Dynamic traffic congestion pricing mechanism with User-Centric considerations

Abstract

We consider the problem of designing real-time traffic routing systems in urban areas. Optimal dynamic routing for multiple passengers is known to be computationally hard due to its combinatorial nature. To overcome this difficulty, we propose a novel mechanism called User-Centric Dynamic Pricing (UCDP) based on recent advances in algorithmic mechanism design. The mechanism allows for congestion-free traffic in general road networks with heterogeneous users, while satisfying each user's travel preference. The mechanism first informs whether a passenger should use public transportation or the road network. In the latter case, a passenger reports his maximum accepted travel time with a lower bound announced publicly by the road authority.
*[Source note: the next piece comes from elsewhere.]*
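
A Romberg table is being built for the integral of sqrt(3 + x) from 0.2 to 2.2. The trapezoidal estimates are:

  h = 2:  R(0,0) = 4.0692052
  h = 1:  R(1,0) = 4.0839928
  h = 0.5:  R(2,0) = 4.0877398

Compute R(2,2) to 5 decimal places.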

The mechanism then assigns the passenger a path that matches with his preference given the current traffic condition in the network. The proposed mechanism introduces a fairness constrained shortest path (FCSP) problem with a special structure, thus enabling polynomial time computation of path allocation that maximizes the sequential social surplus and guarantees fairness among passengers. The tolls of paths are then computed according to marginal cost payments. We show that reporting true preference is a weakly dominant strategy. The superior performance of the proposed mechanism is demonstrated on several simulated routing experiments in comparison to user equilibrium and system optimum.